Now it’s time to put your product development team to work — improving both the product and the business model, and testing new hypotheses. Every change and every new feature should be treated as an experiment designed to move you closer to your vision. In Lean Startup methodology, this systematic experimentation is known as the Build–Measure–Learn feedback loop.
The Build–Measure–Learn Feedback Loop
Whether you realized it or not, you’ve already gone through this loop in earlier stages. For example:
- You built a product demo for customer interviews (Build).
- You measured interest by tracking how many interviewees expressed genuine interest or willingness to pay (Measure).
- You learned whether enough customers cared to justify further development (Learn).
The Build–Measure–Learn loop applies to all aspects of product and business model development. You can use it for testing assumptions as small as “this is the best marketing channel” or as big as “this feature will significantly improve customer retention.”
The loop works like this:
- Build – Develop the product or feature needed to test your hypothesis.
- Measure – Gather data via tools like cohort analysis, A/B testing, or customer interviews to see how users respond.

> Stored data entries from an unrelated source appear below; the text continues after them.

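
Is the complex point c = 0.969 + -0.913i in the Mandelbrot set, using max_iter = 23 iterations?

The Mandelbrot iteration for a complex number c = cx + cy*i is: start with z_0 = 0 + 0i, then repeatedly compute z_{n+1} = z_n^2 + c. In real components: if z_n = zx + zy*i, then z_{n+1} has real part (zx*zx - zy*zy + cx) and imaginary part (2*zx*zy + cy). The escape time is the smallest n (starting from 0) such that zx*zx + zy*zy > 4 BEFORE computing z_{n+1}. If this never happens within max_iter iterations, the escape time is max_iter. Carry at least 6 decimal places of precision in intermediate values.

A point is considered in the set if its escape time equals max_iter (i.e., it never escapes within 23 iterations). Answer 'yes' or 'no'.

Answer: no

Derivation:
z_0 = 0 + 0i, c = 0.9690 + -0.9130i
Iter 1: z = 0.9690 + -0.9130i, |z|^2 = 1.7725
Iter 2: z = 1.0744 + -2.6824i, |z|^2 = 8.3496
Escaped at iteration 2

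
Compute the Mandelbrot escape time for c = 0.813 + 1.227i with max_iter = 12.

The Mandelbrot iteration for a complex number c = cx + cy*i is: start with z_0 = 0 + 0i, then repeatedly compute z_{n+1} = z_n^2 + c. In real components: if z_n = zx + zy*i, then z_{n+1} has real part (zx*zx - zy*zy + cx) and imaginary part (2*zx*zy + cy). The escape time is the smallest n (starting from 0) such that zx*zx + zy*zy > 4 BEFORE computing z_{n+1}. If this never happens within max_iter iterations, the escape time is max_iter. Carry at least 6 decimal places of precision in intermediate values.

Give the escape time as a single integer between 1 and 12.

Answer: 2

Derivation:
z_0 = 0 + 0i, c = 0.8130 + 1.2270i
Iter 1: z = 0.8130 + 1.2270i, |z|^2 = 2.1665
Iter 2: z = -0.0316 + 3.2221i, |z|^2 = 10.3829
Escaped at iteration 2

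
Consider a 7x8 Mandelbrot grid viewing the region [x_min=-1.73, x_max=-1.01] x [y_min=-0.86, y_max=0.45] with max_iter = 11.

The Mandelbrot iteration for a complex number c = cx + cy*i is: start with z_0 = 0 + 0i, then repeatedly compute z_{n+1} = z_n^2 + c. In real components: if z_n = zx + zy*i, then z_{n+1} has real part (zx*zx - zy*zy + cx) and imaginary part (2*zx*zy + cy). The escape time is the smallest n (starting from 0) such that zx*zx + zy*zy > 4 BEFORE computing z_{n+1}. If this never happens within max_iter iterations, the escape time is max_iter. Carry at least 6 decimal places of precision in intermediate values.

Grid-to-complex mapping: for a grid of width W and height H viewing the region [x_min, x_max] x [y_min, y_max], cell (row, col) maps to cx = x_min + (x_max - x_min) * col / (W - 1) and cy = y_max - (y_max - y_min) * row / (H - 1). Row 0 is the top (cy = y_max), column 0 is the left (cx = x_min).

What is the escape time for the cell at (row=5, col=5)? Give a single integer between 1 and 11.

z_0 = 0 + 0i, c = -1.1300 + -0.4857i
Iter 1: z = -1.1300 + -0.4857i, |z|^2 = 1.5128
Iter 2: z = -0.0890 + 0.6120i, |z|^2 = 0.3825
Iter 3: z = -1.4966 + -0.5947i, |z|^2 = 2.5935
Iter 4: z = 0.7562 + 1.2943i, |z|^2 = 2.2471
Iter 5: z = -2.2333 + 1.4719i, |z|^2 = 7.1539
Escaped at iteration 5

Answer: 5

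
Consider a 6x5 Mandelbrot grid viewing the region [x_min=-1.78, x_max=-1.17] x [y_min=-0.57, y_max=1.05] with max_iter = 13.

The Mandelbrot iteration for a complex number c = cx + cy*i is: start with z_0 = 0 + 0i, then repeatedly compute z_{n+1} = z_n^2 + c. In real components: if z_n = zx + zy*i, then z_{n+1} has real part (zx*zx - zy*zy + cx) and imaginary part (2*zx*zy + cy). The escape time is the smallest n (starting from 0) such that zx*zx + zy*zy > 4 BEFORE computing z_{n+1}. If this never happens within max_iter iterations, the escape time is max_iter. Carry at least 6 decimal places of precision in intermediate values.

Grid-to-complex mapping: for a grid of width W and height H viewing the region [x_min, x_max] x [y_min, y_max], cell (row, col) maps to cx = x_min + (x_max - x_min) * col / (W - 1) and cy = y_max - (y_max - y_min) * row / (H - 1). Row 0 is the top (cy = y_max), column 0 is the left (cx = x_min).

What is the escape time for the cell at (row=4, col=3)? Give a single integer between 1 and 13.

z_0 = 0 + 0i, c = -1.4140 + -0.5700i
Iter 1: z = -1.4140 + -0.5700i, |z|^2 = 2.3243
Iter 2: z = 0.2605 + 1.0420i, |z|^2 = 1.1535
Iter 3: z = -2.4318 + -0.0271i, |z|^2 = 5.9145
Escaped at iteration 3

Answer: 3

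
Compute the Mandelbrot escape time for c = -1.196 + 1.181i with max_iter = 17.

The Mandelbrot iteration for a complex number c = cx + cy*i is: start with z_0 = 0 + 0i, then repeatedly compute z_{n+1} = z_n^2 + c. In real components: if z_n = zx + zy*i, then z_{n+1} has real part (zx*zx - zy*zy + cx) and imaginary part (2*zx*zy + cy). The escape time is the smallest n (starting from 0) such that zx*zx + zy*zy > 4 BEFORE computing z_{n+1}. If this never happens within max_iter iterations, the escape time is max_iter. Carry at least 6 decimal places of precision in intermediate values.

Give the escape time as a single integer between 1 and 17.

z_0 = 0 + 0i, c = -1.1960 + 1.1810i
Iter 1: z = -1.1960 + 1.1810i, |z|^2 = 2.8252
Iter 2: z = -1.1603 + -1.6440i, |z|^2 = 4.0490
Escaped at iteration 2

Answer: 2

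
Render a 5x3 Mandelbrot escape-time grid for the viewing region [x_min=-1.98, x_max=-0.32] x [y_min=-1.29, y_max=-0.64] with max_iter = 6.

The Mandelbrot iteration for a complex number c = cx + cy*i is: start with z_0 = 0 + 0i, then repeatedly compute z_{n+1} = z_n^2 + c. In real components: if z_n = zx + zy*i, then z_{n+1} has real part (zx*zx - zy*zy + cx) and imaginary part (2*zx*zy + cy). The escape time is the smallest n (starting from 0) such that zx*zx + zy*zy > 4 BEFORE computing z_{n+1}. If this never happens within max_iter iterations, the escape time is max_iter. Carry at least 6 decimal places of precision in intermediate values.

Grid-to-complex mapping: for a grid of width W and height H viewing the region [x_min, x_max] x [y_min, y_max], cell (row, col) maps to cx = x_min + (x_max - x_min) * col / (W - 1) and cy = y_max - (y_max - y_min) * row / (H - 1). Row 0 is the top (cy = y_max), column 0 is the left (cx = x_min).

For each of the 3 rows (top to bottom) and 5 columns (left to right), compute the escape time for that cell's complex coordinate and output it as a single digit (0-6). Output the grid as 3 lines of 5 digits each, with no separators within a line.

Answer: 13356
12335
11233

Derivation:
(row=0, col=0): c = -1.9800 + -0.6400i → escape time 1
(row=0, col=1): c = -1.5650 + -0.6400i → escape time 3
(row=0, col=2): c = -1.1500 + -0.6400i → escape time 3
(row=0, col=3): c = -0.7350 + -0.6400i → escape time 5
(row=0, col=4): c = -0.3200 + -0.6400i → escape time 6
(row=1, col=0): c = -1.9800 + -0.9650i → escape time 1
(row=1, col=1): c = -1.5650 + -0.9650i → escape time 2
(row=1, col=2): c = -1.1500 + -0.9650i → escape time 3
(row=1, col=3): c = -0.7350 + -0.9650i → escape time 3
(row=1, col=4): c = -0.3200 + -0.9650i → escape time 5
(row=2, col=0): c = -1.9800 + -1.2900i → escape time 1
(row=2, col=1): c = -1.5650 + -1.2900i → escape time 1
(row=2, col=2): c = -1.1500 + -1.2900i → escape time 2
(row=2, col=3): c = -0.7350 + -1.2900i → escape time 3
(row=2, col=4): c = -0.3200 + -1.2900i → escape time 3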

- Learn – Validate or reject your hypothesis based on results, and plan your next move.
Scrum: A Framework for Agile Development
Lean Startup doesn’t provide detailed instructions on how to manage the day-to-day development process. That’s where Scrum — the world’s most popular agile development framework — comes in. Scrum isn’t just for software teams; it’s also used in hardware, service design, and even marketing projects.
In Scrum: The Art of Doing Twice the Work in Half the Time, Jeff Sutherland outlines exactly how to run Scrum in your organization. The book covers:
- Team Roles – Who owns the product backlog (prioritizing customer needs) and who is responsible for delivering features.
- Sprints – Short, iterative development cycles where features are planned, built, and tested.
- Tools & Prioritization – How to manage your backlog and ensure development focuses on the highest-impact work.
Scrum provides a clear, organized way to run the Build–Measure–Learn loop. If you haven’t yet read Sutherland’s book, now is the time — it’s one of the most practical resources for implementing continuous product development.
🚦 Task:
Start continuous product and business model development.